Last year, one of my colleagues, was deployed to a leading FMCG company's workplace to understand their global reference data and consolidate it. She started off with interviewing the data management heads from various countries and after 6 weeks of tough grind, she came up with a very good logical data model. But when she started materializing her E-R model into the tool, she started facing problems. On further investigation with many of my colleagues who have worked on MDM implementations and also with my own experience, I have collated a few key points that are essential for the smooth running of an MDM engine.

Note: Broadly they have been categorized as Must-to-have(bold red) and Nice-to-have(bold green).

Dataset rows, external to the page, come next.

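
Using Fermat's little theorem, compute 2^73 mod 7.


Fermat's little theorem: if p is prime and gcd(a,p)=1, then a^(p-1) ≡ 1 (mod p)
p = 7 is prime, gcd(2,7) = 1
Reduce exponent: 73 mod 6 = 1
So 2^73 ≡ 2^1 (mod 7)
2^1 mod 7 = 2

2^73 ≡ 2 (mod 7)


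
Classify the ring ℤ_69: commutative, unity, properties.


ℤ_69 is a commutative ring with unity 1; 69 = 3×23 is composite, so 3·23 ≡ 0 gives zero divisors (not an integral domain)
Commutative: Yes
Integral domain: No
Has unity: Yes

ℤ_69: Commutative=Yes, Unity=Yes


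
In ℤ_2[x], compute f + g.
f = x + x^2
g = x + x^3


Add coefficients mod 2:
x^0: 0 + 0 = 0 (mod 2)
x^1: 1 + 1 = 0 (mod 2)
x^2: 1 + 0 = 1 (mod 2)
x^3: 0 + 1 = 1 (mod 2)
Result: x^2 + x^3

f + g = x^2 + x^3


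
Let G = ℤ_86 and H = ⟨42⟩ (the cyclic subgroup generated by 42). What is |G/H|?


|⟨42⟩| = n / gcd(42, 86) = 86 / 2 = 43
H is normal (ℤ_86 is abelian).
|G/H| = |G| / |H| = 86 / 43 = 2

|G/H| = 2


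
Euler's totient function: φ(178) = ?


Factor n: 178 = 2 × 89
φ(n) = n · ∏(1 - 1/p) over distinct primes p | n
φ(178) = 178 · (1 - 1/2) · (1 - 1/89) = 88

φ(178) = 88


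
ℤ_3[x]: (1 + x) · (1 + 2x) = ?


Expand and collect like terms; reduce coefficients mod 3:
x^0: 1·1 = 1 ≡ 1 (mod 3)
x^1: 1·2 + 1·1 = 3 ≡ 0 (mod 3)
x^2: 1·2 = 2 ≡ 2 (mod 3)
Result: 1 + 2x^2

f · g = 1 + 2x^2


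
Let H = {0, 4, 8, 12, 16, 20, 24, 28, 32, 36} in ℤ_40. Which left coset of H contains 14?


14 + H = {14 + h (mod 40) : h ∈ H}
14+0=14, 14+4=18, 14+8=22, 14+12=26, 14+16=30, 14+20=34, 14+24=38, 14+28=2, 14+32=6, 14+36=10
14 + H = {2, 6, 10, 14, 18, 22, 26, 30, 34, 38} = 2 + H

14 + H = {2, 6, 10, 14, 18, 22, 26, 30, 34, 38}


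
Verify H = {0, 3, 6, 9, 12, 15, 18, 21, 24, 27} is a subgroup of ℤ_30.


Subgroup test for H = {0, 3, 6, 9, 12, 15, 18, 21, 24, 27} in (ℤ_30, +):
(1) 0 ∈ H? Yes
(2) Closure: for all a,b ∈ H, (a+b) mod 30 ∈ H? Yes
(3) Inverses: for all a ∈ H, -a mod 30 ∈ H? Yes

Yes, H is a subgroup of ℤ_30


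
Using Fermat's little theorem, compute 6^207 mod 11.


Fermat's little theorem: if p is prime and gcd(a,p)=1, then a^(p-1) ≡ 1 (mod p)
p = 11 is prime, gcd(6,11) = 1
Reduce exponent: 207 mod 10 = 7
So 6^207 ≡ 6^7 (mod 11)
6^7 mod 11 = 8

6^207 ≡ 8 (mod 11)


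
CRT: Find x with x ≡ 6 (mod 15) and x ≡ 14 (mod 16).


m₁ = 15, m₂ = 16, gcd = 1, so CRT applies. M = m₁·m₂ = 240
Let M₁ = M/m₁ = 16, M₂ = M/m₂ = 15
Find y₁ ≡ M₁⁻¹ (mod m₁): 16⁻¹ ≡ 1 (mod 15)
Find y₂ ≡ M₂⁻¹ (mod m₂): 15⁻¹ ≡ 15 (mod 16)
x = a₁·M₁·y₁ + a₂·M₂·y₂ = 6·16·1 + 14·15·15 = 3246
Reduce mod 240: x ≡ 126
Check: 126 mod 15 = 6 ✓, 126 mod 16 = 14 ✓

x ≡ 126 (mod 240)


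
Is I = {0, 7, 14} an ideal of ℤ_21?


Check ideal conditions for I = {0, 7, 14} in ℤ_21:
(1) I is an additive subgroup? Yes
(2) For r ∈ ℤ_21 and a ∈ I: r·a ∈ I? Yes

Yes, I is an ideal of ℤ_21


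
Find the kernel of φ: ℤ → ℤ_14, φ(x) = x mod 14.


Kernel = preimage of identity
ker(φ) = {x ∈ ℤ : x ≡ 0 (mod 14)} = 14ℤ = {0, ±14, ±28, ...}

ker(φ) = 14ℤ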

  1. Data Governance and Stewardship: Identifying the right people to own the right data. This team is responsible for setting up the security access, correcting the erroneous data, defining the work-flow and acting on the notifications and submitting a report on the usage of the data.
  2. Data Quality Management: Bad data is as good as not having the data at all. Processes and frameworks constantly working on the business rules, to furnish out sanity to the master data is a must. This is one of the most complex points in the whole MDM cycle. Does the tool possess adequate data validation techniques or does it rely on the ETL tool?
  3. Flexible Data Modeling Capability: The tool should be as adaptive as the business process. A flexible data model to quickly prototype and develop is the ideal tool for such an implementation.
  4. Integration Engine Maturity: The Data Integration drivers that get shipped along with the tool play a key role in the tool evaluation. Look for a tool which has good integration capability. Some of the tools stop with a flat file feature; though this might be be enough to start developing your repository, there might be added ETL effort if your sources are completely heterogeneous in nature.
  5. Work-flow enabled Authorization Model: How does the authorization and the publishing of data happen? Is it through mails or through a sophisticated work-flow engine? Based on my acquaintances with the tools in the market, I have found that much of the MDM analyst's time in occupied in composing mails about the next action items that have to be taken on the data. This is where a tool with a 'cool' work flow feature takes its upper hand.
  6. Security & Access control: Can the users of the Indian market control Australian customers? Probably yes, maybe no. Security and access driven capability of the MDM system is a must for an organization trying to consolidate its world-wide master information.
  7. Search & UI Customization: In this search-driven world, (thanks to Google), a tool without search capabilities is a failure written all over it. The UI should be customizable and the framework should have inherent APIs to achieve the same.
  8. Data Enrichment: Some of the tools have the means to integrate with the market research data vendors to enrich their data. A good example could be enriching the customer data for D&B related fields. Though this is not a MUST feature, it certainly is a feature for tool differentiation.
  9. Service Oriented in Nature: SoA utilizes loosely coupled, reusable, and interoperable software services to support business process requirements. Though this is not very specific to the tool, it is more of a framework question - Can the MDM solution easily get positioned into the SoA architecture? For example, if the tool has capability to talk to different sources, integrate the data, present the data as services; YES it has capabilities to marry SoA.
  10. Distributed system: This probably is one of the last items to be ever evaluated. If your master data runs into Tera bytes, then this feature of the tool might be worth visiting.
These 10 points sum up the different capabilities/components of an MDM solution. There are few other points like cost and platform dependency which I would like to place it to the discretion of the organization's policies.

1 comment:

Unknown said...

You make some excellent points here. The issue of workflow in particular is often missed by commentators and most MDM vendors.